Exercise 1: One-step Process Generating Orthomosaic and Terrain Models
One of the most apparent features GVI’s of LiMapper is the software’s smooth and efficient user experience. Complicated processing operations are streamlined by LiMapper into intuitive workflows. By following the one-step process outlined in this tutorial, users can generate orthomosaic imagery and terrain models with minimal effort using preset parameters that have been tested and proven to create high quality results. Users should note that the LiMapper is highly flexible and the only required portion of the workflow outlined in this tutorial is the step taken to create a new project.
Create New Project
1 Launch LiMapper > New.
2 Select the preset template 1_Orthomosaic. A project template is a pre-defined workflow for a project with customized processing parameters saved. In this exercise, since our goal is to generate orthomosaic imagery and surface models, we can use the 1_Orthomosaic template.
3 Type in a Project name and select Project location directory. Click Next.
4 In New Project Wizard, load photos and specify photo properties.
4.1 Select Rig Type. Nadir, Oblique, and Multispectral photos are supported in LiMapper.
4.2 Click to browse to and import the aerial photos included in the sample data folder.
4.3 Edit image POS data.
LiMapper uses flight trajectory or POS information to speed up processing and to georeference output products generated from aerial imagery. LiMapper can read coordinates (longitude, latitude, altitude) embedded in photo EXIF, and coordinates stored in separate POS file (.txt or .csv).
4.3.1 If POS is embedded in photo EXIF: Click Edit under Image Geolocation to specify the coordinate system for the input imageries. If external POS file need to be used, skip this step and go to next.
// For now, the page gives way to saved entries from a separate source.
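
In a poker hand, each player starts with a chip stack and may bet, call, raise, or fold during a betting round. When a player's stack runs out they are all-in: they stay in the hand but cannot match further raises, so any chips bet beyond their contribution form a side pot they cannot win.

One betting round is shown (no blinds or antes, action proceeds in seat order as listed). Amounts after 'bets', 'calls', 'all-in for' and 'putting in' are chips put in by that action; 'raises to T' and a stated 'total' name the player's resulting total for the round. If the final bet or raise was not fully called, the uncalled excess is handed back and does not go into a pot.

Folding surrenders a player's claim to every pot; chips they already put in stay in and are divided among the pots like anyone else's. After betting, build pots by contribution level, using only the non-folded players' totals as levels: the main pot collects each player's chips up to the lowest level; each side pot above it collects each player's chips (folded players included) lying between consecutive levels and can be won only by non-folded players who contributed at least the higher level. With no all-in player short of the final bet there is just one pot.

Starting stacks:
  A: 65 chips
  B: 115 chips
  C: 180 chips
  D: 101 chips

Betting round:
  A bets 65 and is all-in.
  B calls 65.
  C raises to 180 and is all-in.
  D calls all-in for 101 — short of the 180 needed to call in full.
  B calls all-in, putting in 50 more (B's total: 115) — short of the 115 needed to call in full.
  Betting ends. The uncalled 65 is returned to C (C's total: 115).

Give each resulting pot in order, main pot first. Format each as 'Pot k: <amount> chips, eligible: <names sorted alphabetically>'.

Contributions (after 65 returned to C): A=65, B=115, C=115, D=101
Pot levels (distinct totals of non-folded players): 65, 101, 115
Layer 1-65: 65 each from A, B, C, D = 65*4 = 260 chips; eligible A, B, C, D
Layer 66-101: 36 each from B, C, D = 36*3 = 108 chips; eligible B, C, D
Layer 102-115: 14 each from B, C = 14*2 = 28 chips; eligible B, C

Pot 1: 260 chips, eligible: A, B, C, D
Pot 2: 108 chips, eligible: B, C, D
Pot 3: 28 chips, eligible: B, C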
4.3.2 If separate POS file is used: Click to import POS file. Then in POS Editor window, click Edit to select POS Coordinate System. Skip Lines to skip the header row if necessary. Match the columns with these necessary inputs: Longitude, Latitude, Altitude. For other columns, select Ignore. Click OK to save settings.
Select Default when Vertical Coordinate System is ellipsoid height.
4.4 Click Next.
5 Select Output Coordinate System. The default Horizontal Coordinate System is the auto detected UTM zone for the project area, and the default Vertical Coordinate System would be the same as the input Vertical Coordinate System. Click Finish.
Select Output Products
In the Process ribbon, a streamlined workflow has been created and will run in sequence to perform a Photo Alignment, process a Dense Cloud, and generate Terrain models and a Mosaic map, once user clicks Start Process. Before running the automated process, user can customize processing and output parameters.
6 Under Home, click Configure in Process ribbon.
7 Accept default parameters for Align Photos and Build Dense Cloud.
8 Click Build DEM/DSM. Select/unselect Build DSM/Build DEM to control what terrain models are generated. Change the Resolution if needed.
- DEM: Digital Elevation Model;
- DSM: Digital Surface Model
9 Click Build Orthomosaic. Select a mode to generate Orthomosaic imagery. Change Resolution if needed.
The default mode Pixel-level mosaic based on surface model has the best performance and fast processing speed under most circumstances. Navigate through the modes and read their descriptions to select one that is appropriate for your surveying environment.
10 Click OK.
11 Click Start Process to run the streamlined process.
12 When the LiMapper workflow has finished, the Dense Points, Orthomosaic map, and DEM/DSM can be exported to .ply file and .tiff file. In Export ribbon, click the product to export, and navigate through the export wizard.
13 The POS of images, GCPs, and photos after distortion correction can also be exported using options included in the Export ribbon.